Advisers are not used to see leveraged notes that feature symmetrical leverage on the upside and on the downside, the financial adviser said.

"Almost all structured notes parameters provide ways to reduce risk in leveraged notes, for instance no leverage on the downside, only on the upside or some kind of a floor with a buffer. None of this is here," he said.

"Nothing here is giving me what I want. A structured note to me is all about downside protection. This one, not only doesn't give me any downside protection, it actually gives me three times the downside performance. Wow!"

Negative aspects of the structure offset some more positive terms, they said.

For instance, advisers liked the put, always favorable to investors who exercise the option at their discretion. But on the other hand, the issuer would redeem the notes if the index price closed down 15%.

Call and put

"The call is another problem. They lock in your losses and you have no opportunity to get it back. Thank you, goodbye," said Kunhardt.

"I can't see anything in the notes to like."

"The put is obviously a nice benefit. If the index is up 10%, you are up 30%. You put it to the issuer, take the money and run, which is great," the financial adviser said.

"But I don't want the issuer to call away the notes from me. The way it's set up, I can't ride it out.

"The put adds liquidity but that's not enough to offset all the negative aspects of the structure," he said.

One positive term was the issuer's credit risk however.

"The underwriter is Deutsche Bank. It's pretty solid. I have no issue here," this adviser said.

Complexity

Besides the lack of downside protection, the negative leverage and the call feature, those sources said they did not like the complexity of the fee structure.

The payment at maturity or upon any early redemption will be reduced by about 0.60% per year due to a 0.20% adjustment factor per annum being applied on a three-times leveraged basis. In addition, the redemption amount is subject to the deduction of the T-Bill Return on a three-times leveraged basis, according to the prospectus.
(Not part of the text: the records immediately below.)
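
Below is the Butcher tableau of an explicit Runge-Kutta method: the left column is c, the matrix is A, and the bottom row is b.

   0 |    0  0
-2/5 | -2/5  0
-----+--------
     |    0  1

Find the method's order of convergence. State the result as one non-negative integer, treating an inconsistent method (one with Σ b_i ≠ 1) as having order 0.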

"This is very confusing. The whole interest payment, I can sum it up looking at their prospectus. If your index finishes flat, you lose 8.17%. You have to subtract three-times the T-bill and three times the adjustment factor. There are too many brackets to define the fees, the coupon. It's just so complicated," the financial adviser said.

He was referring to a page in the prospectus featuring a hypothetical redemption amount table. The prospectus table was based on a hypothetical T-Bill Return of 2.50%, which on a three-times leveraged basis and combined with the leveraged adjustment factor would generate the 8.1% loss.

"Maybe an institution did it, attracted by the put option or for hedging purposes. I don't see how any adviser would want to show that to a retail or high-net-worth client. It's unbelievably confusing and dangerous," he said.

The notes (Cusip: 25152RAS2) priced on Wednesday.

Deutsche Bank Securities Inc. and Deutsche Bank Trust Co. Americas were the agents.